Speaking of adventures, I sought out the nearest farmer's market last week! There's such a charm to market shopping! It makes me feel like an old-fashioned girl, going to the market to barter for fresh food for the week. My 'splurge' was a cute little pot of rosemary to plant in a flowerbox outside. I'll definitely be back next week! I can't wait until the watermelons are ready...
I'm writing for The Catholic Sip now and was featured on one of their podcasts recently. What a fun time. One of the hosts was one of our groomsmen, so I had a bit of an 'in' to writing for them. They're a great new ministry, though, and it's made me seek out other podcasts. I never really listened to them before and now I'm finding all sorts of neat ones (although I still don't quite understand how to use them...can you subscribe so they're automatically downloaded to your phone? Help a tech-challenged girl, will you?) Do you have any favorites podcasts to share while I'm on this craze?
I officially told my employer that I'll be looking for a new job so they can begin the hiring/training process while I'm still there. What a bittersweet time! I've held my position in cardiology for eight years!! But the drive is now about an hour from our new house and I'm just exhausted from the early mornings and the two-hours worth of driving each day-- it makes for a cranky wife sometimes, just to keep things real. I'm on the hunt and God has provided some exciting opportunities! One step at a time...I'll keep you informed, stay tuned!
This book. This beautiful book that I've had for months but read at just the right time. God has a way of nudging us like that...despite all the joyous events in my life these past few months, I've felt a little spiritually dry or distant. Enter Every Bitter Thing Is Sweet, by Sara Hagerty. A story of personal faith, infertility, adoption, authenticity, rejecting legalism, and finding sweet intimacy with God. It was a powerful book for me and one chapter in particular just...hit me. And all of a sudden I was crying redemptive tears and praying from a heart that God was slowly renewing.
And He knew I would need that closeness with Him. The God who sees us. The God who is with us. The God who holds us tightly and walks with us through the valley.

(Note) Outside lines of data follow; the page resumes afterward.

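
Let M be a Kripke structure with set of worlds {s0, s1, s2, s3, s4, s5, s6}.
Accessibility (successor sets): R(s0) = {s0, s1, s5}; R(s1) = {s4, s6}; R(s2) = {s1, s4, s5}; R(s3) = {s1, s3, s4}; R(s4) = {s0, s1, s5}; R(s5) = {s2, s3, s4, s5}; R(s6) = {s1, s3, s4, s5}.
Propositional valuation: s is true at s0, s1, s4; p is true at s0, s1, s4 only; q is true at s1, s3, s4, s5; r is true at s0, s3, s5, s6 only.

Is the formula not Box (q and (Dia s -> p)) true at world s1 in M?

At s1: Box (q and (Dia s -> p)) is false, so not Box (q and (Dia s -> p)) is true.
  At s1: Box (q and (Dia s -> p)) requires q and (Dia s -> p) at every successor {s4, s6}.
    q and (Dia s -> p) fails at s6, so Box (q and (Dia s -> p)) is false at s1.
      At s6: q is false, Dia s -> p is false, so q and (Dia s -> p) is false.

Yes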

Because last month I miscarried.
I know. I'm tucking it here in the last of my quick takes. Because after these weeks of intense grief and sorrow, the wound is healed enough to be tucked away...or maybe rather protected from those who don't understand. But I want you to know. And I'll talk about it more soon. But for now-- know that I tasted the indescribable goodness of being a mama. Of a little life growing inside. I have a child. I will meet him someday. My heart is torn by the separation of this life...but rejoicing that the Lord is holding my baby. He is still good. And I praise Him for the gift of a little one, an eternal soul that will be happy with Him forever. We love our child more than I ever knew was possible. Love hurts but it's still beautiful.
Every life is a gift, no matter how brief it be upon this earth. And so life is still beautiful, too.